MCI Moves Ahead in Wireless Broadband

MCI WorldCom Inc. has found a way to get wireless-broadband
services up and running without waiting for the government to issue two-way MMDS licenses,
allowing the carrier to both test the technology and to refine its market plan for planned
rollouts of the high-capacity systems later this year.

"As we test and build out our [multichannel multipoint
distribution service] platform in larger cities, our service-market trials will be hosted
in smaller cities where we have existing wireless assets," MCI WorldCom Wireless
Solutions president John Stupka said. "By market-testing now, we'll be able to
offer our customers in certain markets a competitive package of broadband services by the
end of the year."

To accomplish its interim goals, the carrier is using the
small slice of spectrum it holds in the Wireless Communications Service band to offer
two-way high-speed fixed services in market trials now under way in Jackson, Miss.; Baton
Rouge, La.; and Memphis, Tenn.

Stupka said the company is offering two versions of the
service -- one operating at a scalable range of digital-subscriber-line speeds for
business customers, and the other at 310 kilobits per second for residences at a monthly
rate of $39.95.

Because WCS operates at 2.3 gigahertz -- sandwiched between
the frequencies used by MMDS at 2.1 GHz and 2.5 GHz to 2.7 GHz -- the company is able to
get a feel for operations at the MMDS frequencies while it awaits long-delayed two-way
licenses. That process at the Federal Communications Commission is now expected to
conclude this summer.

"We're using the current-generation platform
supplied by Hybrid Networks [Inc.], but soon, we'll begin testing some of the new
systems coming on the market," MCI spokesman Joe Paluska said.
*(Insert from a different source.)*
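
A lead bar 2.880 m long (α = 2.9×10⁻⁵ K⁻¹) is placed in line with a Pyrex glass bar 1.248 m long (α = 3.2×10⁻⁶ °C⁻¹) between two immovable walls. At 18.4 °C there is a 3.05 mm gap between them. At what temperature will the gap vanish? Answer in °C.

T = 53.3 °C

α₁L₁ = 8.352×10⁻⁵ m/K, α₂L₂ = 3.9936×10⁻⁶ m/K → total 8.75136×10⁻⁵ m/K
ΔT = g/(α₁L₁+α₂L₂) = 3.05×10⁻³ / 8.75136×10⁻⁵ = 34.852 K
T = 18.4 + 34.852 = 53.252 °C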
These tests will get under way in the Boston and Dallas
areas in the second quarter, and they will run for two to three months, after which the
carrier will bring paying customers on for a market trial, Paluska said.

The company isn't saying which vendors' systems
will be chosen for these big-city trials. Paluska named ADC Telecommunications Inc., Cisco
Systems Inc., Motorola Inc., Hybrid, Nortel Networks and Lucent Technologies as vendors
with which MCI is evaluating platforms, Paluska said.

All of these companies are in the process of bringing to
market two-way wireless-broadband systems that are meant to overcome the limitations that,
so far, have held back deployment of point-to-multipoint networks in the United States,
for MMDS and for higher-frequency local multipoint distribution service.

The FCC has long been prepared to move ahead with two-way
licensing of MMDS operators, but it has held off pending operator determination that the
technology is ready.

The latest vendor to make its next-generation-system
intentions known is ADC, which said last week that it was introducing a two-way system
designed specifically for the MMDS and WCS frequencies.

The new "Axity" line is a carrier-class system
that takes advantage of the Data Over Cable Service Interface Specification standard to
meet market requirements for redundancy, low costs and scalability, said John Frederick,
vice president and general manager of the company's broadband-wireless-access unit.

The new ADC system -- operating in five field trials in the
United States, Canada and Latin America -- exploits the expanded feature sets some vendors
have implemented in their DOCSIS chip sets to provide the equalization and
mixed-modulation formats needed for wireless operations.

This means there are no great costs associated with moving
the platform to wireless, which results in an overall customer-premises-equipment cost of
under $500 in volume deployments, Frederick said.